Если б тогда старший меня сказал: «Я мудрейший из смертных», я бы и не поверил ему – но не смел бы противуречить: он опытнее меня, сказал бы я самому себе!
Теперь же вы знаете меня, друзья! – суетная наружность не ослепляет глаз моих! Грозный взор вельможи, потрясающий всю нервную систему твари, им созданной, – производит во мне лишь улыбку, столь нередко бывающую на устах моих: я привык, дерзостной рукою срывая личину с спесивой знатности, – находить отсутствие всех достоинств, а под мишурою пышных слов – вялое слабоумие. Но чувство благоговения к старости до сих пор еще сохранилось б душе моей, только с тою разницею, что прежде всякий старец казался мне существом совершенным; теперь же и в старцах я умею открывать недостатки. Но таковые открытия всегда были тягостны моему сердцу: они, разочаровывая меня, возмущали душу мою; в сем только случае я не мог смеяться. Несколько же дней тому назад произошла со мною большая перемена и в сем отношении, и вот каким образом:
Прижавшись к углу в моем кабинете, с Диодором Сицилийским в одной руке и с греческим словарем в другой, я путешествовал по Аравии, по цветущему острову Напхан, наслаждался видом колесницы Урановой и стоящего на оной храма.
Воды, омывавшие сей храм, названные водами солнца, имели, как говорят, дар чудный: испивший от них молодел постепенно и, дошедши до возраста юноши, соделывался бессмертным; но горе тому, который хотел в одно мгновение сделаться юным! Желание его исполнялось, – но безрассудный продолжал молодеть беспрестанно и умирал, пришедши в состояние однодневного младенца. – На свече моей нагорело, глаза утрудились от долгого чтения, голова отяжелела от греческих аористов, сумрак, усталость, баснословное сказание, мною читанное, – все это вместе погрузило меня в то сладостное состояние, которое известно всякому, знакомому с умственными напряжениями, в то состояние, когда мы еще не можем отдать себе отчета в новых впечатлениях, нами полученных, когда родившиеся от них беглые, разнородные мысли роятся в голове нашей и мешаются с чуждыми, часто безобразными призраками.
В таком состоянии был я: не знаю, спал ли, или нет, – но слушайте, друзья мои, что нарисовало предо мною причудливое воображение.
Взору моему представился храм Гемифеи, осененный пальмовыми деревьями, – мне слышалося журчание вод солнца, тихий зефир, вечно веющий над сими водами, касался лица моего. Берега сих вод были покрыты толпами людей обоего пола, всех народов и состояний; но ни одного старца не было видно в сих толпах: везде были дети.
Приближаюсь, всматриваюся, – и какое удивление меня поразило, когда я увидел, что все те, которые мне казались издали младенцами, были ими только по телесной немощи и по своим занятиям; лицо изменило им: почти у всех оно было изрыто морщинами; впалые, сузившиеся глаза, беззубый рот, трясущиеся колена и другие принадлежности глубокой старости спорили с младенческим ростом и ребяческим выражением.
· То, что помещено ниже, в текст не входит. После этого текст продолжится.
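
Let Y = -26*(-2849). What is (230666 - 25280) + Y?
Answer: 279460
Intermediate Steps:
Y = 74074
(230666 - 25280) + Y = (230666 - 25280) + 74074 = 205386 + 74074 = 279460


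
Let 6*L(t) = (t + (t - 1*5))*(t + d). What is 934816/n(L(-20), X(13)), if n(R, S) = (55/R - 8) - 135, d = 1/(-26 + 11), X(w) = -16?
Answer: -281379616/42933 ≈ -6553.9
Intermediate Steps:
d = -1/15 (d = 1/(-15) = -1/15 ≈ -0.066667)
L(t) = (-5 + 2*t)*(-1/15 + t)/6 (L(t) = ((t + (t - 1*5))*(t - 1/15))/6 = ((t + (t - 5))*(-1/15 + t))/6 = ((t + (-5 + t))*(-1/15 + t))/6 = ((-5 + 2*t)*(-1/15 + t))/6 = (-5 + 2*t)*(-1/15 + t)/6)
n(R, S) = -143 + 55/R (n(R, S) = (-8 + 55/R) - 135 = -143 + 55/R)
934816/n(L(-20), X(13)) = 934816/(-143 + 55/(1/18 - 77/90*(-20) + (⅓)*(-20)²)) = 934816/(-143 + 55/(1/18 + 154/9 + (⅓)*400)) = 934816/(-143 + 55/(1/18 + 154/9 + 400/3)) = 934816/(-143 + 55/(301/2)) = 934816/(-143 + 55*(2/301)) = 934816/(-143 + 110/301) = 934816/(-42933/301) = 934816*(-301/42933) = -281379616/42933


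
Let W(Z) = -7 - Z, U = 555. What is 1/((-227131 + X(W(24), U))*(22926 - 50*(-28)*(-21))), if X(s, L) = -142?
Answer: 1/1471365402 ≈ 6.7964e-10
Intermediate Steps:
1/((-227131 + X(W(24), U))*(22926 - 50*(-28)*(-21))) = 1/((-227131 - 142)*(22926 - 50*(-28)*(-21))) = 1/(-227273*(22926 + 1400*(-21))) = 1/(-227273*(22926 - 29400)) = 1/(-227273*(-6474)) = 1/1471365402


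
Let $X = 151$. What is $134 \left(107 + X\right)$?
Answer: $34572$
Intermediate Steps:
$134 \left(107 + X\right) = 134 \left(107 + 151\right) = 134 \cdot 258 = 34572$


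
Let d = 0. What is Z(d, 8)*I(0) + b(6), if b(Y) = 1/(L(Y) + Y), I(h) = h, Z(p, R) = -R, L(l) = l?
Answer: 1/12 ≈ 0.083333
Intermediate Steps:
b(Y) = 1/(2*Y) (b(Y) = 1/(Y + Y) = 1/(2*Y))
Z(d, 8)*I(0) + b(6) = -1*8*0 + (½)/6 = -8*0 + (½)*(⅙) = 0 + 1/12 = 1/12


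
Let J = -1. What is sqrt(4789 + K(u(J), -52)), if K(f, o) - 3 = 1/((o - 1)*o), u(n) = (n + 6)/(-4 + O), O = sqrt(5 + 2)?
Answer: 3*sqrt(1011050313)/1378 ≈ 69.224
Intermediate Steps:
O = sqrt(7) ≈ 2.6458
u(n) = (6 + n)/(-4 + sqrt(7)) (u(n) = (n + 6)/(-4 + sqrt(7)) = (6 + n)/(-4 + sqrt(7)))
K(f, o) = 3 + 1/(o*(-1 + o)) (K(f, o) = 3 + 1/((o - 1)*o) = 3 + 1/((-1 + o)*o) = 3 + 1/(o*(-1 + o)))
sqrt(4789 + K(u(J), -52)) = sqrt(4789 + (1 - 3*(-52) + 3*(-52)**2)/((-52)*(-1 - 52))) = sqrt(4789 - 1/52*(1 + 156 + 3*2704)/(-53)) = sqrt(4789 - 1/52*(-1/53)*(1 + 156 + 8112)) = sqrt(4789 - 1/52*(-1/53)*8269) = sqrt(4789 + 8269/2756) = sqrt(13206753/2756) = 3*sqrt(1011050313)/1378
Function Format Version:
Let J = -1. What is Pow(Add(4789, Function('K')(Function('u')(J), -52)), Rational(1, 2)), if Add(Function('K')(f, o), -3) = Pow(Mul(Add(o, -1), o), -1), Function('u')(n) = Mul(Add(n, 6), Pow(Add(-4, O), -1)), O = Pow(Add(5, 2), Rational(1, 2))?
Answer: Mul(Rational(3, 1378), Pow(1011050313, Rational(1, 2))) ≈ 69.224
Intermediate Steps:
O = Pow(7, Rational(1, 2)) ≈ 2.6458
Function('u')(n) = Mul(Pow(Add(-4, Pow(7, Rational(1, 2))), -1), Add(6, n)) (Function('u')(n) = Mul(Add(n, 6), Pow(Add(-4, Pow(7, Rational(1, 2))), -1)) = Mul(Add(6, n), Pow(Add(-4, Pow(7, Rational(1, 2))), -1)) = Mul(Pow(Add(-4, Pow(7, Rational(1, 2))), -1), Add(6, n)))
Function('K')(f, o) = Add(3, Mul(Pow(o, -1), Pow(Add(-1, o), -1))) (Function('K')(f, o) = Add(3, Pow(Mul(Add(o, -1), o), -1)) = Add(3, Pow(Mul(Add(-1, o), o), -1)) = Add(3, Pow(Mul(o, Add(-1, o)), -1)) = Add(3, Mul(Pow(o, -1), Pow(Add(-1, o), -1))))
Pow(Add(4789, Function('K')(Function('u')(J), -52)), Rational(1, 2)) = Pow(Add(4789, Mul(Pow(-52, -1), Pow(Add(-1, -52), -1), Add(1, Mul(-3, -52), Mul(3, Pow(-52, 2))))), Rational(1, 2)) = Pow(Add(4789, Mul(Rational(-1, 52), Pow(-53, -1), Add(1, 156, Mul(3, 2704)))), Rational(1, 2)) = Pow(Add(4789, Mul(Rational(-1, 52), Rational(-1, 53), Add(1, 156, 8112))), Rational(1, 2)) = Pow(Add(4789, Mul(Rational(-1, 52), Rational(-1, 53), 8269)), Rational(1, 2)) = Pow(Add(4789, Rational(8269, 2756)), Rational(1, 2)) = Pow(Rational(13206753, 2756), Rational(1, 2)) = Mul(Rational(3, 1378), Pow(1011050313, Rational(1, 2)))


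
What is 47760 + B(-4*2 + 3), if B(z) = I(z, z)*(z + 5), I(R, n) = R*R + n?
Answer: 47760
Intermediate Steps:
I(R, n) = n + R**2 (I(R, n) = R**2 + n = n + R**2)
B(z) = (5 + z)*(z + z**2) (B(z) = (z + z**2)*(z + 5) = (z + z**2)*(5 + z) = (5 + z)*(z + z**2))
47760 + B(-4*2 + 3) = 47760 + (-4*2 + 3)*(1 + (-4*2 + 3))*(5 + (-4*2 + 3)) = 47760 + (-8 + 3)*(1 + (-8 + 3))*(5 + (-8 + 3)) = 47760 - 5*(1 - 5)*(5 - 5) = 47760 - 5*(-4)*0 = 47760 + 0 = 47760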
Нельзя описать, какое сильное отвращение производил вид сих старцев-младенцев! Я содрогнулся, хотел бежать, но невидимая рука остановила меня и невидимый голос говорит мне: «Наблюдай. Здесь видишь ты свет и людей, живущих в нем, в истинном их виде. Тот свет, в котором ты обитаешь, есть мечтательный, все действия, здесь происходящие, кажутся там совсем иными!»
Я послушался и, скрепя сердце, продолжал продираться сквозь толпу младенцев. О! сколько тут знакомых моих я увидел, и как странны были их занятия.
Многие из младенцев подходили друг к другу; один из них с величайшею важностию вынимал мишурный мячик и кидал к своему товарищу; товарищ с такою же важностию отвечал ему тем же мячиком; перекинувши его несколько раз таким образом, младенцы, не теряя своей важности, расходилися!